Jakarta, Aktual.com – Pemerintah tampaknya serius untuk memindahkan pusat pemerintahan. Terlebih, pemerintah sudah mendapatkan daerah mana yang akan menjadi ibu kota baru ini.

Untuk daerah yang akan menjadi ibu kota baru sudah ditetapkan yakni Kalimantan. Namun untuk kepastian kotanya, akan segera diumumkan oleh Presiden Joko Widodo.

“Sudah (ada kotanya) mudah-mudahan dalam waktu dekat atau tidak terlalu lama Presiden Jokowi umumkan lokasi,” ujar Menteri Perencanaan Pembangunan Nasional (PPN)/Kepala Bappenas Bambang Brodjonegoro di Kantor Kementerian Bappenas, Jakarta, Rabu (10/7).

Alasan mengapa memilih Kalimantan, Bambang melanjutkan, karena letaknya berada di tengah-tengah.
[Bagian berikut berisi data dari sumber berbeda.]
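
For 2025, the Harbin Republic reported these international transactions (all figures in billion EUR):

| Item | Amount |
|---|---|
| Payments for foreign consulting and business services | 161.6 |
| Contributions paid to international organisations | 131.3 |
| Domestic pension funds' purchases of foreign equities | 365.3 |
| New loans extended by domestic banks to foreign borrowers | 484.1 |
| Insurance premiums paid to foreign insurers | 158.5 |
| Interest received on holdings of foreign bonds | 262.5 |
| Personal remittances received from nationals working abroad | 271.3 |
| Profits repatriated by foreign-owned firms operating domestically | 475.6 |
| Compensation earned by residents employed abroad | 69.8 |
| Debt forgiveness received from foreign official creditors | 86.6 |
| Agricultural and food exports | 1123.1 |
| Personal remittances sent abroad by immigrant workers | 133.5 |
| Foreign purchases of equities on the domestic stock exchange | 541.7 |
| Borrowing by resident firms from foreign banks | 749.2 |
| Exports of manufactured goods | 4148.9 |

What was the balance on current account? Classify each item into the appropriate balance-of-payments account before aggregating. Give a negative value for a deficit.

Goods: 4148.9 + 1123.1 = 5272.0
Services: -158.5 - 161.6 = -320.1
Primary income: 262.5 + 69.8 - 475.6 = -143.3
Secondary income: -133.5 - 131.3 + 271.3 = 6.5
Current account = 5272.0 + (-320.1) + (-143.3) + 6.5 = 4815.1
(Excluded from the current account — financial account: domestic pension funds' purchases of foreign equities 365.3, new loans extended by domestic banks to foreign borrowers 484.1, foreign purchases of equities on the domestic stock exchange 541.7, borrowing by resident firms from foreign banks 749.2; capital account: debt forgiveness received from foreign official creditors 86.6.)

4815.1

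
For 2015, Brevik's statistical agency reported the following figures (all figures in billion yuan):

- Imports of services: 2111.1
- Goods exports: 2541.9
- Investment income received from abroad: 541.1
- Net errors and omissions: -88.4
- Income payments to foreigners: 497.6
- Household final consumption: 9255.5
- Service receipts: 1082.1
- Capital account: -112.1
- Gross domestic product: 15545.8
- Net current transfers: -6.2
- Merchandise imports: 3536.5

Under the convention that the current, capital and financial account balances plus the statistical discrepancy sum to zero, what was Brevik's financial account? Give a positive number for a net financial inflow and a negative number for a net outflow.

2186.8

Goods balance = 2541.9 - 3536.5 = -994.6
Services balance = 1082.1 - 2111.1 = -1029.0
Trade balance (goods + services) = -994.6 + (-1029.0) = -2023.6
Net primary income = 541.1 - 497.6 = 43.5
Net secondary income = -6.2
Current account = -2023.6 + 43.5 + (-6.2) = -1986.3
Financial account = -(-1986.3 + (-112.1) + (-88.4)) = 2186.8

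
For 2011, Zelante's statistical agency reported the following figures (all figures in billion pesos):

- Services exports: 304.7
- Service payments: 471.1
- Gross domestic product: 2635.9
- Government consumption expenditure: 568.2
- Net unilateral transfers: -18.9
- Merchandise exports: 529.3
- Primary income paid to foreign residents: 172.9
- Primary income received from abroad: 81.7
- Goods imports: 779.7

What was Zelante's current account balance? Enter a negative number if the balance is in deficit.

Goods balance = 529.3 - 779.7 = -250.4
Services balance = 304.7 - 471.1 = -166.4
Trade balance (goods + services) = -250.4 + (-166.4) = -416.8
Net primary income = 81.7 - 172.9 = -91.2
Net secondary income = -18.9
Current account = -416.8 + (-91.2) + (-18.9) = -526.9

-526.9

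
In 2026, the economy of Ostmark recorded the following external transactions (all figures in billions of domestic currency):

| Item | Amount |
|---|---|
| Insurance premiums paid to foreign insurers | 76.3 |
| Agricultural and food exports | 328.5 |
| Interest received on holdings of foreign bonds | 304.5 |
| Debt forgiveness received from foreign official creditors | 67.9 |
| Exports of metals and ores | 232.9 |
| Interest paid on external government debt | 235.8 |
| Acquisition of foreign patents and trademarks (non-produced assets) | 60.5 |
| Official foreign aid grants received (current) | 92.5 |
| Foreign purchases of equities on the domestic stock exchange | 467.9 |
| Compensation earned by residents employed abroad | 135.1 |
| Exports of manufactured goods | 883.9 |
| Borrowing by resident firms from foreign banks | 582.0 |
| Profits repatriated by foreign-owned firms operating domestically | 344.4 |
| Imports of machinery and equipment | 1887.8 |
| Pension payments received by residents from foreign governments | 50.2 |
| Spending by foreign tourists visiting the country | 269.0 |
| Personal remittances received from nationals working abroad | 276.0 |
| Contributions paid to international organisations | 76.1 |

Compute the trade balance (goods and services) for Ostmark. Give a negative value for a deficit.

-249.8

Goods: 232.9 - 1887.8 + 328.5 + 883.9 = -442.5
Services: 269.0 - 76.3 = 192.7
Trade balance = -442.5 + 192.7 = -249.8
(Excluded from the trade balance — primary income: interest received on holdings of foreign bonds 304.5, interest paid on external government debt 235.8, compensation earned by residents employed abroad 135.1, profits repatriated by foreign-owned firms operating domestically 344.4; capital account: debt forgiveness received from foreign official creditors 67.9, acquisition of foreign patents and trademarks (non-produced assets) 60.5; secondary income: official foreign aid grants received (current) 92.5, pension payments received by residents from foreign governments 50.2, personal remittances received from nationals working abroad 276.0, contributions paid to international organisations 76.1; financial account: foreign purchases of equities on the domestic stock exchange 467.9, borrowing by resident firms from foreign banks 582.0.)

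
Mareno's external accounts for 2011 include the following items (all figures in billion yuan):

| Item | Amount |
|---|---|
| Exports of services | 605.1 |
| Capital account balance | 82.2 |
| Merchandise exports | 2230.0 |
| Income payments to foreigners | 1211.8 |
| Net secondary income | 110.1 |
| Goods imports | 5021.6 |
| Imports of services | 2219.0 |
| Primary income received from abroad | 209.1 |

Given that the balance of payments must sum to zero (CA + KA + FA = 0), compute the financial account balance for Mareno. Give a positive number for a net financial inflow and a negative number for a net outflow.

Goods balance = 2230.0 - 5021.6 = -2791.6
Services balance = 605.1 - 2219.0 = -1613.9
Trade balance (goods + services) = -2791.6 + (-1613.9) = -4405.5
Net primary income = 209.1 - 1211.8 = -1002.7
Net secondary income = 110.1
Current account = -4405.5 + (-1002.7) + 110.1 = -5298.1
Financial account = -(-5298.1 + 82.2) = 5215.9

5215.9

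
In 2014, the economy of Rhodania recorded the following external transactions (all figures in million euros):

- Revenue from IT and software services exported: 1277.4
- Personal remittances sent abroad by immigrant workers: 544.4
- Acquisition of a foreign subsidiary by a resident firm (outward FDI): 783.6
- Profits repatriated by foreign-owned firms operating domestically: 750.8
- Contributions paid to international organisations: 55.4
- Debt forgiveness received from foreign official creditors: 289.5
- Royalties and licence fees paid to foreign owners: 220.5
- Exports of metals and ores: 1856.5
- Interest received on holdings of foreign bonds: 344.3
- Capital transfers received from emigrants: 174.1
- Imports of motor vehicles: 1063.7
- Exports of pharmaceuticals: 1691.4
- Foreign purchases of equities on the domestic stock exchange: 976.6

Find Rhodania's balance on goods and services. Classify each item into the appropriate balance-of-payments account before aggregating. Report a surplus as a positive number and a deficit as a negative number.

3541.1

Goods: 1691.4 - 1063.7 + 1856.5 = 2484.2
Services: -220.5 + 1277.4 = 1056.9
Trade balance = 2484.2 + 1056.9 = 3541.1
(Excluded from the trade balance — secondary income: personal remittances sent abroad by immigrant workers 544.4, contributions paid to international organisations 55.4; financial account: acquisition of a foreign subsidiary by a resident firm (outward FDI) 783.6, foreign purchases of equities on the domestic stock exchange 976.6; primary income: profits repatriated by foreign-owned firms operating domestically 750.8, interest received on holdings of foreign bonds 344.3; capital account: debt forgiveness received from foreign official creditors 289.5, capital transfers received from emigrants 174.1.)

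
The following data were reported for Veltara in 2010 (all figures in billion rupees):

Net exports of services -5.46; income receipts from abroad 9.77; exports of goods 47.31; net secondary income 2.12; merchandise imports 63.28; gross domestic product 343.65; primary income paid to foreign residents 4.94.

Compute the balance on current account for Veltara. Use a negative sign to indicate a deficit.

-14.48

Goods balance = 47.31 - 63.28 = -15.97
Services balance = -5.46
Trade balance (goods + services) = -15.97 + (-5.46) = -21.43
Net primary income = 9.77 - 4.94 = 4.83
Net secondary income = 2.12
Current account = -21.43 + 4.83 + 2.12 = -14.48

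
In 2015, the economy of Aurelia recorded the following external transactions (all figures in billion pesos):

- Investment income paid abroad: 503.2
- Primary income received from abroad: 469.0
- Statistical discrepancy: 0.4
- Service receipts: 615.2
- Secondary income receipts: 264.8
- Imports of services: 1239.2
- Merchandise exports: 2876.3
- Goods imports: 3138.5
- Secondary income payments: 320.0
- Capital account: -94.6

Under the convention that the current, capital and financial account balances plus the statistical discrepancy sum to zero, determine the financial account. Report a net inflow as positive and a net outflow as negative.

1069.8

Goods balance = 2876.3 - 3138.5 = -262.2
Services balance = 615.2 - 1239.2 = -624.0
Trade balance (goods + services) = -262.2 + (-624.0) = -886.2
Net primary income = 469.0 - 503.2 = -34.2
Net secondary income = 264.8 - 320.0 = -55.2
Current account = -886.2 + (-34.2) + (-55.2) = -975.6
Financial account = -(-975.6 + (-94.6) + 0.4) = 1069.8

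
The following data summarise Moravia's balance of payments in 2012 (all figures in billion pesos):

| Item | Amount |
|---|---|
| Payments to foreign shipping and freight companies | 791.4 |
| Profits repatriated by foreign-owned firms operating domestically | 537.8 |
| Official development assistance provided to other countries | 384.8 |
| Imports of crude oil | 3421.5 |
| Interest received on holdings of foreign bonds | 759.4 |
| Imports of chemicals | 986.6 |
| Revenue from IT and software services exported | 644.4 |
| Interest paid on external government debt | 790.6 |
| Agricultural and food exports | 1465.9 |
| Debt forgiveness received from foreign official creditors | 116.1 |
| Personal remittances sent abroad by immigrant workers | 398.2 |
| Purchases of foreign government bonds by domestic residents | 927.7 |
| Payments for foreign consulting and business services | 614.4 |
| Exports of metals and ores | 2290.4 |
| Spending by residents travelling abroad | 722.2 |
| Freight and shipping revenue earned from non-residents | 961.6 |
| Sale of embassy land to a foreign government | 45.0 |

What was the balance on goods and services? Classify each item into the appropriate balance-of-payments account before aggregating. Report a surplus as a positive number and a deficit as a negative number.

Goods: -986.6 + 1465.9 - 3421.5 + 2290.4 = -651.8
Services: -614.4 - 791.4 + 961.6 + 644.4 - 722.2 = -522.0
Trade balance = -651.8 + (-522.0) = -1173.8
(Excluded from the trade balance — primary income: profits repatriated by foreign-owned firms operating domestically 537.8, interest received on holdings of foreign bonds 759.4, interest paid on external government debt 790.6; secondary income: official development assistance provided to other countries 384.8, personal remittances sent abroad by immigrant workers 398.2; capital account: debt forgiveness received from foreign official creditors 116.1, sale of embassy land to a foreign government 45.0; financial account: purchases of foreign government bonds by domestic residents 927.7.)

-1173.8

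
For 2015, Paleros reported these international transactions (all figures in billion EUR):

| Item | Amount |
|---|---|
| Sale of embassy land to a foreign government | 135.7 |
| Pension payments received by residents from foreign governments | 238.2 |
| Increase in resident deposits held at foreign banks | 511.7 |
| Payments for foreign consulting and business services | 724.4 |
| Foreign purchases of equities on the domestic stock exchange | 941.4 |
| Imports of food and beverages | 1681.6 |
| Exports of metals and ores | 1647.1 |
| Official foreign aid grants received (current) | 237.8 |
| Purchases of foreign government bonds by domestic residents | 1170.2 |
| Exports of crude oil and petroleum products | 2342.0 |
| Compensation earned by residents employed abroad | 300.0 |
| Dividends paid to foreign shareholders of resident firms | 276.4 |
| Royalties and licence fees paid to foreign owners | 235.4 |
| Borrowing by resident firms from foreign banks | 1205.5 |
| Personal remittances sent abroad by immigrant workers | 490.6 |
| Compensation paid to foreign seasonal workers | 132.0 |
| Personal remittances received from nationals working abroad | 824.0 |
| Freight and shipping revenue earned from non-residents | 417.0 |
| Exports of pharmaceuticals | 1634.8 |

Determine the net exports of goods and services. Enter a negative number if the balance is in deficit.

Goods: 1647.1 - 1681.6 + 1634.8 + 2342.0 = 3942.3
Services: 417.0 - 724.4 - 235.4 = -542.8
Trade balance = 3942.3 + (-542.8) = 3399.5
(Excluded from the trade balance — capital account: sale of embassy land to a foreign government 135.7; secondary income: pension payments received by residents from foreign governments 238.2, official foreign aid grants received (current) 237.8, personal remittances sent abroad by immigrant workers 490.6, personal remittances received from nationals working abroad 824.0; financial account: increase in resident deposits held at foreign banks 511.7, foreign purchases of equities on the domestic stock exchange 941.4, purchases of foreign government bonds by domestic residents 1170.2, borrowing by resident firms from foreign banks 1205.5; primary income: compensation earned by residents employed abroad 300.0, dividends paid to foreign shareholders of resident firms 276.4, compensation paid to foreign seasonal workers 132.0.)

3399.5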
Artinya ibu kota baru ini dekat dengan wilayah dengan wilayah barat dan juga tidak terlalu jauh dari wilayah timur Indonesia.

“Kita ingin ibu kota baru itu Indonesia sentris, karena didesain dan dipilih bangsa sendiri,” ujar dia.

Dipilihnya Kalimantan juga, lanjut Bambang, karena pertumbuhan ekonomi di daerah tersebut sedang dihadapkan masalah. Mengingat pertumbuhan ekonomi di sana dipengaruhi oleh harga komoditas.

“Kalimantan ini ekonominya sekarang tertekan sekali karena mereka mengandalkan komoditas seperti baru bara,” kata dia lagi.

Karena letaknya di Kalimantan, Bambang melanjutkan, ibu kota baru ini nantinya akan ramah lingkungan. Mengingat Kalimantan sendiri menjadi paru-paru dunia, oleh karenannya sebisa mungkin harus dijaga agar tidak terjadi kerusakan hutan.

“Ibu kota baru) tidak akan mengurangi luas hutan lindung,” kata dia.